Il existe encore en France des maisons d'édition familiales. Mais dans le monde globalisé, avec les concentrations, ces types de maisons sont appelés à disparaître dans un avenir plus ou moins proche. Des anciens disparaissent, mais les jeunes prennent aussi la relève On est toujours entre désespérance et renouveau. Un auteur aura toujours des rapports compliqués et conflictuels avec son éditeur.

Ce que j'attends d'un éditeur, c'est peut-être une figure humaine, une présence humaine et une oreille attentive avant qu'on ne parle de livres, quelqu'un à qui on peut faire cette première offrande d'être le premier lecteur.

Les innovations du style coédition ou travail de l'agent littéraire, favorisent le développement des littératures francophones car elles favorisent la traduction. Il y a une réticence dans l'édition française à utiliser des agents littéraires. Pourtant l'agent ouvre un peu plus les yeux de l'auteur sur le marché et les mécanismes éditoriaux, notamment dans la traduction. En France, c'est très mal vu par l'édition traditionnelle, paternaliste, l'auteur ne doit surtout pas s'occuper des questions d'argent.
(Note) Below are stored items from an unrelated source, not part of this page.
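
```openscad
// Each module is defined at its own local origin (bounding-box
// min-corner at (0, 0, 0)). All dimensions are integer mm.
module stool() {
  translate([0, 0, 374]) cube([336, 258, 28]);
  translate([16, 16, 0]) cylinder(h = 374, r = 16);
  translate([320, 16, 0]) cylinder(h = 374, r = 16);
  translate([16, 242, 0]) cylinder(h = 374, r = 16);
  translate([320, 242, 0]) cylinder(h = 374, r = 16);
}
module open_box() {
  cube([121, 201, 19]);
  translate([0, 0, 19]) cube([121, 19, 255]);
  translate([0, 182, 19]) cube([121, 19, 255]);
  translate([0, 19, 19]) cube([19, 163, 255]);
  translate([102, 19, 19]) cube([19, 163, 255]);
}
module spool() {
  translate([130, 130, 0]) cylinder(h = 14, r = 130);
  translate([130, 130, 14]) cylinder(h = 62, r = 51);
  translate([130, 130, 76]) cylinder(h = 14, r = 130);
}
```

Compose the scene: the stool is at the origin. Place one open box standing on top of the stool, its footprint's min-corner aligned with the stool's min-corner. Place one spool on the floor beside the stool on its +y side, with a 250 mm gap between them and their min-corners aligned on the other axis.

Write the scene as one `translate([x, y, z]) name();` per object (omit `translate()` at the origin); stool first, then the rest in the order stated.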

Je suis pour l'édition alternative et éthique, les coéditions, c'est important pour les auteurs issus des petites nations comme les Africains ou les Haïtiens, on est maintenant dans cette perspective où il faut tout le temps inventer. À Djibouti, comme ailleurs, on ne peut pas acheter un livre, même si on aime bien l'auteur parce qu'il est une gloire nationale, car le rapport est énorme, si on calcule en kilos de riz ou en têtes de bétail.

Essayons de rester dans le mouvement, et on verra ce que cela donne.